Page:Nerval - Les Illuminés, 1852.djvu/128

Le texte de cette page a été corrigé et est conforme au fac-similé.
VII.
l'étoile de vénus.

Cette action étrange, cette déclaration d’amour si singulièrement placée, cette audace surtout pour un apprenti de s’adresser à l’épouse du maître, était un premier pas sur une pente dangereuse où Nicolas ne devait plus s’arrêter.

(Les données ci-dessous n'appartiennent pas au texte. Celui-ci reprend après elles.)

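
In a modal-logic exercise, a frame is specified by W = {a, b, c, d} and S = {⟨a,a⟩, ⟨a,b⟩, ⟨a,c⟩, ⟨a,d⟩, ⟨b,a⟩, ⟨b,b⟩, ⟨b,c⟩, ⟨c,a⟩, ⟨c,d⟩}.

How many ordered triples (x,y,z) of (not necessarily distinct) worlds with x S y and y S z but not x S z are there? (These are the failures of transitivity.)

4

Enumerating: (b,a,d), (b,c,d), (c,a,b), (c,a,c).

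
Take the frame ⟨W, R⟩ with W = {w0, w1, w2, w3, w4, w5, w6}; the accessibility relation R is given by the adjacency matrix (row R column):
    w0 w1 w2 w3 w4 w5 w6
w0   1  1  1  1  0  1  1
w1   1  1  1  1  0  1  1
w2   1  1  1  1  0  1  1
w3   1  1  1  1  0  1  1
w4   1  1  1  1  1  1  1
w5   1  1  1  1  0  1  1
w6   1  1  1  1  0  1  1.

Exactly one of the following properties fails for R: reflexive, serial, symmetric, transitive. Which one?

Reflexive: yes — every world is R-related to itself.
Serial: yes — every world has a successor (e.g. w0 R w0).
Symmetric: no — w4 R w0 but not w0 R w4.
Transitive: yes — every two-step R-path is closed by a direct edge.
Only symmetric fails.

symmetric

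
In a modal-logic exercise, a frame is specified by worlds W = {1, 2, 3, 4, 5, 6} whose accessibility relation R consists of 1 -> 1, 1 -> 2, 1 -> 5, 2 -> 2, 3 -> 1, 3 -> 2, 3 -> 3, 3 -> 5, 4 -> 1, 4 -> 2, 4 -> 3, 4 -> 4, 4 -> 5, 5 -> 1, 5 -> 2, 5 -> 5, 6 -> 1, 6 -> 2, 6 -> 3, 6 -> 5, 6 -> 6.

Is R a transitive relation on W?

Yes

Transitive: yes — every two-step R-path is closed by a direct edge.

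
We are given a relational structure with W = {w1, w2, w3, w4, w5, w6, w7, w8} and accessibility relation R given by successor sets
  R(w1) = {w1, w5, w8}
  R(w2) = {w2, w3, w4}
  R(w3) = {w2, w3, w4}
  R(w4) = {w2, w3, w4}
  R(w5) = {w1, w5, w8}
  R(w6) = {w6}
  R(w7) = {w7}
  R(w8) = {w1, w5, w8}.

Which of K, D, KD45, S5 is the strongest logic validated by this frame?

S5

Serial (axiom D): yes — every world has a successor (e.g. w1 R w1).
Euclidean (axiom 5): yes — any two successors of a common world are R-related.
Transitive (axiom 4): yes — every two-step R-path is closed by a direct edge.
Reflexive (axiom T): yes — every world is R-related to itself.
So F validates K, D, KD45, S5. The strongest is S5.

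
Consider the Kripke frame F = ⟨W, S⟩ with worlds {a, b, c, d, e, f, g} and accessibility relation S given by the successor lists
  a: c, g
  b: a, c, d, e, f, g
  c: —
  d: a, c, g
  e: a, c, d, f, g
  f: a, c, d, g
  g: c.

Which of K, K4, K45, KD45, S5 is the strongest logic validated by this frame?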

On l’a vu jusqu’ici céder facilement sans doute aux entraînements de son cœur ; nous avons dû taire même bien des aventures dont les jeunes filles de Saci et d’Auxerre étaient les héroïnes, souvent adorées, souvent trahies... Désormais cette âme si jeune encore ne se sent plus innocente ; c’était la minute indécise entre le bien et le mal, marquée dans la vie de chaque homme, qui décide de toute sa destinée. Ah ! si l’on pouvait arrêter l’aiguille et la reporter en arrière ! mais on ne ferait que déranger l’horloge apparente, et l’heure éternelle marche toujours.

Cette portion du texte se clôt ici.